Nunca quise ser mayor: llevar bolso en lugar de mochila, salir con chicos y tomar decisiones me parecía un coñazo supino. Me lo parecía porque lo es. Por eso, cada septiembre, se me encasquilla la melancolía: yo no quiero tener hijos que vayan al cole; yo quiero ir al cole.
Quiero pasarme dos meses y medio rebozándome en la arena, sin que me moleste el picor de la sal en la piel, sin que las manchas solares invadan mi jeta, sin preocuparme por si los postres engordan. Quiero llorar al despedirme de los colegas de mi Verano Azul particular y tener el absoluto convencimiento de que no superaré nunca esa tristeza devastadora. Y que se me pase nada más encontrarme con mi compi de pupitre.
Quiero volver a soñar, cada comienzo de curso, que se me olvidan todos los libros, que llego sin zapatos al cole, que la monja de turno me manda a casa porque llevo bañador en lugar de uniforme.
Quiero estrenar lápices, libretas y gomas de borrar con olor a fresa, y que esas piernecitas morenas, que contrastan con los calcetines blanco fluorescente, sean las mías. Que los zapatos novísimos estén en mis pies. Que mi cabeza la ocupen dos coletas perfectamente simétricas y gemelas que en tres horas no se parecerán en nada la una a la otra. Que las costras adornen mis rodillas durante años, sin pausa.
Quiero sentirme mayor al ocupar la clase de los mayores, comprobar que la mala leche de la de latín tampoco es para tanto. Quiero que "La Seño" requise los papelitos que circulan por la clase a modo de WhatsApp rústico.
Quiero fabricar “arena fina” rascando con mis manitas el suelo del patio, modelar pelotas de barro y meterlas en el congelador para desgracia de mi pobre madre, confeccionar pulseras de plástico compulsivamente. Qué habría sido de nosotras de existir móviles y demás pantallas. Qué será de esos niños cuyo ecosistema se reduce a un cuadradito de cristal.
Quiero irme de colonias a Torrebonica para cuidar conejos, y que una amiguita me termine la trenza porque yo no llego.
Quiero ignorar que hay vida más allá de esos muros grises que contienen mi maravilloso mundo de saltos a la comba, a la goma y a la rayuela. Voy a masticar papel y luego lanzar la bola informe para que se quede pegada al techo. Qué divertido, qué asqueroso. Ojalá Óscar reventara otra vez un Típex contra la pizarra tiñendo nuestras cabelleras de tinta blanca imborrable. Quiero volver a bailar la Lambada con veinte niñas por los pasillos y que Sor Gracia nos castigue. Quiero tirarme de culo por las escaleras desgastadas que daban al gimnasio mientras Sor Gonzaga grita mi apellido, desquiciada.

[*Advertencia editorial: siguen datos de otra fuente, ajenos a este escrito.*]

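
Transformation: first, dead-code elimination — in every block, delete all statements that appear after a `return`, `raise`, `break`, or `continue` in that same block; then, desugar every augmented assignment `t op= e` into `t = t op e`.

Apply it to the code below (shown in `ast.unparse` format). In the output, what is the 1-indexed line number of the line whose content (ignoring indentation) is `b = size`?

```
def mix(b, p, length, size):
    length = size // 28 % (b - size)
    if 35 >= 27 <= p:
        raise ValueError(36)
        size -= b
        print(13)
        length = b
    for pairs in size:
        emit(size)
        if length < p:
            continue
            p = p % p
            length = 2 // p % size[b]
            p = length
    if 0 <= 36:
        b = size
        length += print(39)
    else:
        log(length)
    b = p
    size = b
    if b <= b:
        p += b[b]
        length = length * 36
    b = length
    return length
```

Transformed code:
def mix(b, p, length, size):
    length = size // 28 % (b - size)
    if 35 >= 27 <= p:
        raise ValueError(36)
    for pairs in size:
        emit(size)
        if length < p:
            continue
    if 0 <= 36:
        b = size
        length = length + print(39)
    else:
        log(length)
    b = p
    size = b
    if b <= b:
        p = p + b[b]
        length = length * 36
    b = length
    return length

10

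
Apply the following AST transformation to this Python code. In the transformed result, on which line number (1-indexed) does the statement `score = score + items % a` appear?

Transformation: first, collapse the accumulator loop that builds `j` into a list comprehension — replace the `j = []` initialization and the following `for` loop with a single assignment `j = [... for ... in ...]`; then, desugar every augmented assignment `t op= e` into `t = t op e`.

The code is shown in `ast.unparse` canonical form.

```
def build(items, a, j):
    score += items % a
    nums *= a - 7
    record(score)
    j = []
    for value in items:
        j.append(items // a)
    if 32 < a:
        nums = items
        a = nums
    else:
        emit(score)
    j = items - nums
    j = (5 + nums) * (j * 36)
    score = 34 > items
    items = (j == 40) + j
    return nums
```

Transformed code:
def build(items, a, j):
    score = score + items % a
    nums = nums * (a - 7)
    record(score)
    j = [items // a for value in items]
    if 32 < a:
        nums = items
        a = nums
    else:
        emit(score)
    j = items - nums
    j = (5 + nums) * (j * 36)
    score = 34 > items
    items = (j == 40) + j
    return nums

2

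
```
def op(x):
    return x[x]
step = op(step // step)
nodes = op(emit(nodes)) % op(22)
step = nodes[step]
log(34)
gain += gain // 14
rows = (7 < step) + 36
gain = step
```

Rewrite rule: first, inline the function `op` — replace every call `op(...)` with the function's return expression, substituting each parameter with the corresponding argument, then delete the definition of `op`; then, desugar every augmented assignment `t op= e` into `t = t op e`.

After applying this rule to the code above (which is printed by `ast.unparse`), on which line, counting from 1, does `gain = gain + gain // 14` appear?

Transformed code:
step = (step // step)[step // step]
nodes = emit(nodes)[emit(nodes)] % 22[22]
step = nodes[step]
log(34)
gain = gain + gain // 14
rows = (7 < step) + 36
gain = step

5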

Quiero vivir en comuna perpetua con mis compis del cole, incluso con las que no soportaba, con las que no soporto. Porque sin ellas no sería lo mismo. Quiero que me guste un chico, o dos, o catorce. Y que no pase nada.
Quiero reservar la Súper Pop los jueves en la papelería de mi pueblo, para hojearla sentada en la puerta de mi colegio mientras espero con Luisa García a que pase en moto el chico que nos gusta. Uno de los catorce que nos gustan.

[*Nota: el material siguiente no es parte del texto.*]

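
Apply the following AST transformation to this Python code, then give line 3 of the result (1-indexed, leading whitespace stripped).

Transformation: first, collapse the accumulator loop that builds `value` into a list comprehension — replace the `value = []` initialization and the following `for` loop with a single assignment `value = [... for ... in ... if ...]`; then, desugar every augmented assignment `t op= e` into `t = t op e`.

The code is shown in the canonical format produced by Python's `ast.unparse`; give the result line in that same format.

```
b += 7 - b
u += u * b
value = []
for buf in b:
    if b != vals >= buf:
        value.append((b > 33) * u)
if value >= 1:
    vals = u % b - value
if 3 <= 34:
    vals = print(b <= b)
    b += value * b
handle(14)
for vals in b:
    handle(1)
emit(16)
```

Transformed code:
b = b + (7 - b)
u = u + u * b
value = [(b > 33) * u for buf in b if b != vals >= buf]
if value >= 1:
    vals = u % b - value
if 3 <= 34:
    vals = print(b <= b)
    b = b + value * b
handle(14)
for vals in b:
    handle(1)
emit(16)

value = [(b > 33) * u for buf in b if b != vals >= buf]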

Quiero hacer los deberes rapidito para bajar a la calle con mis vecinos del tercero. Gritar sus nombres: Ireneeeee, Manueeeel, Beaaaa. Que se asome vuestra madre por la ventana y me diga "Mari, guapa, ahora bajan", con esa sonrisa paciente que todavía me regala de vez en cuando. Y jugar sin mirar el reloj, porque los adultos se encargan de marcar las horas.

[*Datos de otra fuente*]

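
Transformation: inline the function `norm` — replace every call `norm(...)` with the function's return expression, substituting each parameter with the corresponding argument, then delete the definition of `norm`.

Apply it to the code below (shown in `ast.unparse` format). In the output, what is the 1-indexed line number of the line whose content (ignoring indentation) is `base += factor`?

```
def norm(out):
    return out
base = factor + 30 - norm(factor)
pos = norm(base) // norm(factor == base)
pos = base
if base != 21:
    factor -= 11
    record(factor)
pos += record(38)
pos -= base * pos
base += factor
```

Transformed code:
base = factor + 30 - factor
pos = base // (factor == base)
pos = base
if base != 21:
    factor -= 11
    record(factor)
pos += record(38)
pos -= base * pos
base += factor

9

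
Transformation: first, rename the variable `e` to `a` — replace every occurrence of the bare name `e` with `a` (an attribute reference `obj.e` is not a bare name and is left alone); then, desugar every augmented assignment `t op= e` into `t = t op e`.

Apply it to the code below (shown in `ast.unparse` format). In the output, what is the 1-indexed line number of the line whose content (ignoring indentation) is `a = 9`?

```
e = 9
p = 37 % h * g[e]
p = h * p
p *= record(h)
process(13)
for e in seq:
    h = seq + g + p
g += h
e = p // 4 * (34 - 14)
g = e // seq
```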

Quiero volver a escuchar aquel texto de mi profe de catalán en el que recordaba sus años de escuela mientras se le saltaba la lágrima a ella y a mí. Ella me doblaba la edad. Yo se la doblo a ella ahora.
Quiero que los años pasen lentos otra vez y sentir que esto nunca se acabará, porque es lo único que conozco. Y me gusta.
Quiero escribir con boli borrable, por si acaso. Que la vida sea borrable, por si acaso.